Model tersebut dianggap menjadi solusi awal keterbatasan psikolog dan psikiater di Indonesia. Selain itu, layanan ini sekaligus menjawab kebutuhan pertolongan pertama keluhan emosional.
“Bentuknya web-based dan sudah didukung pemerintah Australia. Sehingga layanan ini menjadi opsi saat pasien antre panjang,” kata Dilfa usai kegiatan ‘Stakeholder meeting and research dissemination’ di Jakarta, Kamis, 12 Februari 2026.
Menurutnya tantangan Australia sama dengan yang dihadapi Indonesia. Di mana antrean dan keterbatasan tenaga profesional masih menjadi masalah utama.
Sementara itu, Wakil Dekan III Fakultas Psikologi Yarsi Ratih Arruum Listiyandini mengatakan, adaptasi layanan mental ini perlu kehati-hatian. Sehingga penerapannya pun tidak bisa dilakukan secara instan.
Selain itu, lanjut dia, pengembangan di Australia memakan waktu panjang.
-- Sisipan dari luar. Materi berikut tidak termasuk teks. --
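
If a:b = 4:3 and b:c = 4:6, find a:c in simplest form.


Given a:b = 4:3 and b:c = 4:6
Make b consistent. Multiply first ratio by 4: a:b = 16:12
Multiply second ratio by 3: b:c = 12:18
Now b = 12 in both, so a:b:c = 16:12:18
Therefore a:c = 16:18
Simplify by GCD: a:c = 8:9

8:9


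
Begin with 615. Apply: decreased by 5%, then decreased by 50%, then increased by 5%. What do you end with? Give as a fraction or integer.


Start: 615
Step 1: decrease by 5% => multiply by 95/100
  615 * 95/100 = 2337/4
Step 2: decrease by 50% => multiply by 50/100
  2337/4 * 50/100 = 2337/8
Step 3: increase by 5% => multiply by 105/100
  2337/8 * 105/100 = 49077/160
Final value = 49077/160

49077/160


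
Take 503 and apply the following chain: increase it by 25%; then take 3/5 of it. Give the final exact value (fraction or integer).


Start with 503.
Step 1: Increase by 25%: 503 * 125/100 = 2515/4
Step 2: Take 3/5: 2515/4 * 3/5 = 1509/4
Final result = 1509/4

1509/4


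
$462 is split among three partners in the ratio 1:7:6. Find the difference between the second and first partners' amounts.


Total parts = 1 + 7 + 6 = 14
Value per part = 462 / 14 = 33
Shares: 1*33=33, 7*33=231, 6*33=198
Second share = 231, first share = 33
Difference = |231 - 33| = 198

198


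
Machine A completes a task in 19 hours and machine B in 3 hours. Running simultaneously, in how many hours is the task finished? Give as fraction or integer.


Rate of A = 1/19 job per hour
Rate of B = 1/3 job per hour
Combined rate = 1/19 + 1/3
Find common denominator: (3 + 19)/(19*3) = 22/57
Combined rate = 22/57 job per hour
Time together = 1 / (22/57) = 57/22 hours

57/22


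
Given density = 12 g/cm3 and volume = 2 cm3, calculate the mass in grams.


Using mass = density * volume
Density = 12 g/cm3
Volume = 2 cm3
Mass = 12 * 2
= 24 g

24


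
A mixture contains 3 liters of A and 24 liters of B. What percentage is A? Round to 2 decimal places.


Volume of A = 3 L
Volume of B = 24 L
Total volume = 3 + 24 = 27 L
Percentage of A = (3/27) * 100
= 11.11%

11.11


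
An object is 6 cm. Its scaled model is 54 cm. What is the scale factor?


Original length = 6 cm
Scaled length = 54 cm
Scale factor = 54 / 6
= 9

9


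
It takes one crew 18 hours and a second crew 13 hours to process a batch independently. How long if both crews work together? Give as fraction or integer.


Rate of A = 1/18 job per hour
Rate of B = 1/13 job per hour
Combined rate = 1/18 + 1/13
Find common denominator: (13 + 18)/(18*13) = 31/234
Combined rate = 31/234 job per hour
Time together = 1 / (31/234) = 234/31 hours

234/31


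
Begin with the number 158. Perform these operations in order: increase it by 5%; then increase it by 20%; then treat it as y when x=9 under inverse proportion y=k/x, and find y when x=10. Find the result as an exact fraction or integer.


Start with 158.
Step 1: Increase by 5%: 158 * 105/100 = 1659/10
Step 2: Increase by 20%: 1659/10 * 120/100 = 4977/25
Step 3: Inverse prop: k = (4977/25)*9; new y = k/10 = 4977/25*9/10 = 44793/250
Final result = 44793/250

44793/250


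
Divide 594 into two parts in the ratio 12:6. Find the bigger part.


Total parts = 12 + 6 = 18
Value per part = 594 / 18 = 33
First share = 12 * 33 = 396
Second share = 6 * 33 = 198
Larger share = 396

396


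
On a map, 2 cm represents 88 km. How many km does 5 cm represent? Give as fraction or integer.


Map scale: 2 cm = 88 km
Measured distance on map = 5 cm
Set up proportion: 5 * 88 / 2
= 440 / 2
= 220 km

220


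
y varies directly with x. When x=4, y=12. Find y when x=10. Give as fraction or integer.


Direct proportion: y = kx
Find k: k = 12/4 = 3
Compute y at x=10: y = 3 * 10
y = 30

30


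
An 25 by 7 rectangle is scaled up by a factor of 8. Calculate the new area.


Original dimensions: 25 x 7
Enlargement factor = 8
New width = 25 * 8 = 200
New height = 7 * 8 = 56
New area = 200 * 56 = 11200

11200


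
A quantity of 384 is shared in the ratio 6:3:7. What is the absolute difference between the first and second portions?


Total parts = 6 + 3 + 7 = 16
Value per part = 384 / 16 = 24
Shares: 6*24=144, 3*24=72, 7*24=168
First share = 144, second share = 72
Difference = |144 - 72| = 72

72


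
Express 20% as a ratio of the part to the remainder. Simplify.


Part = 20%, Remainder = 80%
Ratio = 20:80
GCD(20, 80) = 20
Simplify: 1:4 = 1:4

1:4


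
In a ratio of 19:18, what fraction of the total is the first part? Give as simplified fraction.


Total parts = 19 + 18 = 37
First part fraction = 19/37
Simplify: 19/37 = 19/37

19/37


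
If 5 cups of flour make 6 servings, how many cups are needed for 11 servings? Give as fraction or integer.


Original: 5 cups for 6 servings
Target servings = 11
Scaling factor = 11/6
New amount = 5 * 11/6
= 55/6
= 55/6 cups

55/6


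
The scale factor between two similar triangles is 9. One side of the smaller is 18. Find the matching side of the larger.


Similar triangles have proportional sides
Scale factor = 9
Smaller side = 18
Corresponding larger side = 18 * 9
= 162

162


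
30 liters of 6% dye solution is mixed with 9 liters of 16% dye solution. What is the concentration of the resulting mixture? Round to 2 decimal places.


Solute in mixture 1 = 6% of 30 L = 30*6/100 = 9/5 L
Solute in mixture 2 = 16% of 9 L = 9*16/100 = 36/25 L
Total solute = 9/5 + 36/25 = 81/25 L
Total volume = 30 + 9 = 39 L
Final concentration = 81/25/39 * 100 = 8.31%

8.31


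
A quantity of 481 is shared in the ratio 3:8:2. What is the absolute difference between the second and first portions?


Total parts = 3 + 8 + 2 = 13
Value per part = 481 / 13 = 37
Shares: 3*37=111, 8*37=296, 2*37=74
Second share = 296, first share = 111
Difference = |296 - 111| = 185

185


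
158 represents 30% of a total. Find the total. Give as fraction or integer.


Given: 158 is 30% of the whole
Set up: 158 = 30/100 * whole
whole = 158 * 100 / 30
whole = 15800 / 30
whole = 1580/3

1580/3


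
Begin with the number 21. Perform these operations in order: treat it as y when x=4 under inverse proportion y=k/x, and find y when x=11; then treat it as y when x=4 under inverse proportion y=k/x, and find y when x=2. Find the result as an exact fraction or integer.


Start with 21.
Step 1: Inverse prop: k = (21)*4; new y = k/11 = 21*4/11 = 84/11
Step 2: Inverse prop: k = (84/11)*4; new y = k/2 = 84/11*4/2 = 168/11
Final result = 168/11

168/11


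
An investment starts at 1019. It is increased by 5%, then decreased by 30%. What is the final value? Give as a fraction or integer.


Start: 1019
Step 1: increase by 5% => multiply by 105/100
  1019 * 105/100 = 21399/20
Step 2: decrease by 30% => multiply by 70/100
  21399/20 * 70/100 = 149793/200
Final value = 149793/200

149793/200


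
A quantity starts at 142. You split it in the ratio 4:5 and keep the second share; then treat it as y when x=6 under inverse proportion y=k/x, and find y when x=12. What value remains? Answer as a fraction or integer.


Start with 142.
Step 1: Split 4:5, second share = 142 * 5/9 = 710/9
Step 2: Inverse prop: k = (710/9)*6; new y = k/12 = 710/9*6/12 = 355/9
Final result = 355/9

355/9


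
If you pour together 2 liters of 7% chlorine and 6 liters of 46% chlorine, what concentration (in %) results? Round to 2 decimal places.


Solute in mixture 1 = 7% of 2 L = 2*7/100 = 7/50 L
Solute in mixture 2 = 46% of 6 L = 6*46/100 = 69/25 L
Total solute = 7/50 + 69/25 = 29/10 L
Total volume = 2 + 6 = 8 L
Final concentration = 29/10/8 * 100 = 36.25%

36.25


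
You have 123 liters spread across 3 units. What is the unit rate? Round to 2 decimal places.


Total liters = 123
Number of units = 3
Unit rate = 123 / 3
= 41 liters per unit

41


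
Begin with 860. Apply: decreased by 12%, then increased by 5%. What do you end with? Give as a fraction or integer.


Start: 860
Step 1: decrease by 12% => multiply by 88/100
  860 * 88/100 = 3784/5
Step 2: increase by 5% => multiply by 105/100
  3784/5 * 105/100 = 19866/25
Final value = 19866/25

19866/25


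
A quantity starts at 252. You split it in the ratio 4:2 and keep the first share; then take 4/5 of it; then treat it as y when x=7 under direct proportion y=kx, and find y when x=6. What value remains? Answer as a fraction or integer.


Start with 252.
Step 1: Split 4:2, first share = 252 * 4/6 = 168
Step 2: Take 4/5: 168 * 4/5 = 672/5
Step 3: Direct prop: k = (672/5)/7; new y = k*6 = 672/5*6/7 = 576/5
Final result = 576/5

576/5


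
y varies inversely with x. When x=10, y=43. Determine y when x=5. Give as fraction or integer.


Inverse proportion: y = k/x
Find k: k = 10 * 43 = 430
Compute y at x=5: y = 430/5
y = 86

86


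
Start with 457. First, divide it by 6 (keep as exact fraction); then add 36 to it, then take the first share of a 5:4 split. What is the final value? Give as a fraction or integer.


Start with 457.
Step 1: Divide by 6: 457 / 6 = 457/6
Step 2: Add 36: 457/6+36=673/6; split 5:4 first = 673/6*5/9 = 3365/54
Final result = 3365/54

3365/54


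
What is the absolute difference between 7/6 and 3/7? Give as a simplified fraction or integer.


Simplify: 7/6 = 7/6 and 3/7 = 3/7
Find common denominator: LCD = 42
Convert: 49/42 and 18/42
Difference = |49 - 18|/42 = 31/42
Simplified = 31/42

31/42


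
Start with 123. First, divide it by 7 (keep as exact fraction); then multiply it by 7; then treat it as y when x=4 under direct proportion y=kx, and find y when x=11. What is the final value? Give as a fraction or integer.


Start with 123.
Step 1: Divide by 7: 123 / 7 = 123/7
Step 2: Multiply by 7: 123/7 * 7 = 123
Step 3: Direct prop: k = (123)/4; new y = k*11 = 123*11/4 = 1353/4
Final result = 1353/4

1353/4


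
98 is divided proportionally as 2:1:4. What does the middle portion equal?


Ratio = 2:1:4
Total parts = 2 + 1 + 4 = 7
Value per part = 98 / 7 = 14
First share = 2 * 14 = 28
Middle share = 1 * 14 = 14
Third share = 4 * 14 = 56

14


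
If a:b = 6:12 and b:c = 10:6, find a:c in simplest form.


Given a:b = 6:12 and b:c = 10:6
Make b consistent. Multiply first ratio by 10: a:b = 60:120
Multiply second ratio by 12: b:c = 120:72
Now b = 120 in both, so a:b:c = 60:120:72
Therefore a:c = 60:72
Simplify by GCD: a:c = 5:6

5:6


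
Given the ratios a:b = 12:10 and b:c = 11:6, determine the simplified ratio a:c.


Given a:b = 12:10 and b:c = 11:6
Make b consistent. Multiply first ratio by 11: a:b = 132:110
Multiply second ratio by 10: b:c = 110:60
Now b = 110 in both, so a:b:c = 132:110:60
Therefore a:c = 132:60
Simplify by GCD: a:c = 11:5

11:5


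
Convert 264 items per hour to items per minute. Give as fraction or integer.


Converting from per hour to per minute
Rate = 264 items per hour
Divide by 60: 264/60
= 22/5 items per minute

22/5


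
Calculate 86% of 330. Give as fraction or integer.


Compute 86% of 330
Convert percentage: 86% = 86/100
Multiply: 330 * 86/100
= 28380/100
= 1419/5

1419/5


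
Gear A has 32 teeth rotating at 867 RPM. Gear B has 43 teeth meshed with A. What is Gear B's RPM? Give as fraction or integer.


Gear ratio: teeth_A * RPM_A = teeth_B * RPM_B
32 * 867 = 43 * RPM_B
27744 = 43 * RPM_B
RPM_B = 27744 / 43
RPM_B = 27744/43

27744/43


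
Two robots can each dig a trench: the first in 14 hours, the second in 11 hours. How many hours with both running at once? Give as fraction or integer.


Rate of A = 1/14 job per hour
Rate of B = 1/11 job per hour
Combined rate = 1/14 + 1/11
Find common denominator: (11 + 14)/(14*11) = 25/154
Combined rate = 25/154 job per hour
Time together = 1 / (25/154) = 154/25 hours

154/25


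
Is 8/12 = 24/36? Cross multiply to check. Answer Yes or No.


Cross multiply to check 8/12 = 24/36
Left cross product: 8 * 36 = 288
Right cross product: 12 * 24 = 288
288 = 288
Equal, so proportions match => Yes

Yes


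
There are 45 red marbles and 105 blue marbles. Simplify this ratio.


Find GCD(45, 105)
GCD = 15
Divide both by 15: 45/15 = 3, 105/15 = 7
Simplified ratio = 3:7

3:7


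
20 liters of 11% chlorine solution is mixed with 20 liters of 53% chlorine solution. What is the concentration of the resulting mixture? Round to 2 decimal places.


Solute in mixture 1 = 11% of 20 L = 20*11/100 = 11/5 L
Solute in mixture 2 = 53% of 20 L = 20*53/100 = 53/5 L
Total solute = 11/5 + 53/5 = 64/5 L
Total volume = 20 + 20 = 40 L
Final concentration = 64/5/40 * 100 = 32.00%

32.00


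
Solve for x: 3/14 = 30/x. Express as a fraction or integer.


Setting up: 3/14 = 30/x
Cross multiply: 3 * x = 14 * 30
3x = 420
x = 420/3
x = 140

140


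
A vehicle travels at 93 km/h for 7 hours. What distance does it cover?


Using distance = speed * time
Speed = 93 km/h
Time = 7 hours
Distance = 93 * 7
= 651 km

651


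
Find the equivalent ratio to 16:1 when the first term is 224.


Original ratio: 16:1
First term target: 224
Scale factor = 224 / 16 = 14
Multiply second term: 1 * 14 = 14
Equivalent ratio = 224:14

224:14


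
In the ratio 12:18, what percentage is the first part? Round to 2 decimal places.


Total parts = 12 + 18 = 30
First part fraction = 12/30
Percentage = (12/30) * 100
= 0.4 * 100
= 40.00%

40.00


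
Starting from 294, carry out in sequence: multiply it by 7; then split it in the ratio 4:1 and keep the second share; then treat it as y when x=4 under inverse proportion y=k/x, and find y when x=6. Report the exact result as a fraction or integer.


Start with 294.
Step 1: Multiply by 7: 294 * 7 = 2058
Step 2: Split 4:1, second share = 2058 * 1/5 = 2058/5
Step 3: Inverse prop: k = (2058/5)*4; new y = k/6 = 2058/5*4/6 = 1372/5
Final result = 1372/5

1372/5


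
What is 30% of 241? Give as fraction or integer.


Compute 30% of 241
Convert percentage: 30% = 30/100
Multiply: 241 * 30/100
= 7230/100
= 723/10

723/10


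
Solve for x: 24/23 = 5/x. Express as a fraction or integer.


Setting up: 24/23 = 5/x
Cross multiply: 24 * x = 23 * 5
24x = 115
x = 115/24
x = 115/24

115/24


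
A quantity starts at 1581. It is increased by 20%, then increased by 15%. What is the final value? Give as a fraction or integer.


Start: 1581
Step 1: increase by 20% => multiply by 120/100
  1581 * 120/100 = 9486/5
Step 2: increase by 15% => multiply by 115/100
  9486/5 * 115/100 = 109089/50
Final value = 109089/50

109089/50


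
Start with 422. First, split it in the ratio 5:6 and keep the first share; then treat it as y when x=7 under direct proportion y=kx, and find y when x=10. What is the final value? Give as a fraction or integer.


Start with 422.
Step 1: Split 5:6, first share = 422 * 5/11 = 2110/11
Step 2: Direct prop: k = (2110/11)/7; new y = k*10 = 2110/11*10/7 = 21100/77
Final result = 21100/77

21100/77


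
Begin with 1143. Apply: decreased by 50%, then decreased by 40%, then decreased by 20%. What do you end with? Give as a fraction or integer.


Start: 1143
Step 1: decrease by 50% => multiply by 50/100
  1143 * 50/100 = 1143/2
Step 2: decrease by 40% => multiply by 60/100
  1143/2 * 60/100 = 3429/10
Step 3: decrease by 20% => multiply by 80/100
  3429/10 * 80/100 = 6858/25
Final value = 6858/25

6858/25


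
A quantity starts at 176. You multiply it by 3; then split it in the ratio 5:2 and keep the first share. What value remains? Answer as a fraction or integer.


Start with 176.
Step 1: Multiply by 3: 176 * 3 = 528
Step 2: Split 5:2, first share = 528 * 5/7 = 2640/7
Final result = 2640/7

2640/7


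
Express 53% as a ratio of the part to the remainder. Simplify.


Part = 53%, Remainder = 47%
Ratio = 53:47
GCD(53, 47) = 1
Simplify: 53:47 = 53:47

53:47


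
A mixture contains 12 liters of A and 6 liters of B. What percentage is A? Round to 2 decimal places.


Volume of A = 12 L
Volume of B = 6 L
Total volume = 12 + 6 = 18 L
Percentage of A = (12/18) * 100
= 66.67%

66.67


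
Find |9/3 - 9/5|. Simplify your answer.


Simplify: 9/3 = 3 and 9/5 = 9/5
Find common denominator: LCD = 5
Convert: 15/5 and 9/5
Difference = |15 - 9|/5 = 6/5
Simplified = 6/5

6/5


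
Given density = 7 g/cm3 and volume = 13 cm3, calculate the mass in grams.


Using mass = density * volume
Density = 7 g/cm3
Volume = 13 cm3
Mass = 7 * 13
= 91 g

91


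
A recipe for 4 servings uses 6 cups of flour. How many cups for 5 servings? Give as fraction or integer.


Original: 6 cups for 4 servings
Target servings = 5
Scaling factor = 5/4
New amount = 6 * 5/4
= 30/4
= 15/2 cups

15/2


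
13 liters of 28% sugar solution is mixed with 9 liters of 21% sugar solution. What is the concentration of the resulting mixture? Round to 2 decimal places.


Solute in mixture 1 = 28% of 13 L = 13*28/100 = 91/25 L
Solute in mixture 2 = 21% of 9 L = 9*21/100 = 189/100 L
Total solute = 91/25 + 189/100 = 553/100 L
Total volume = 13 + 9 = 22 L
Final concentration = 553/100/22 * 100 = 25.14%

25.14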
Integrasi nasional terjadi setelah lebih satu dekade.
Untuk itu, ia mengajak semua pihak bersikap realistis. “Kalau bicara shortcut dengan hasil sama seperti 15 tahun, rasanya sulit,” kata Arruum.
Karena itu pengembangan dimulai melalui pilot project terbatas. Langkah kecil dipilih agar implementasi lebih terukur.
Salah satu opsi adalah integrasi dengan platform digital yang ada. Kesiapan sistem dan tata kelola tetap diperhatikan.
Adapun forum stakeholder dan diseminasi riset mengulas proyek adaptasi layanan digital Australia. Tim peneliti memaparkan platform berbentuk web based intervention, yang telah terintegrasi layanan kesehatan mental nasional Australia.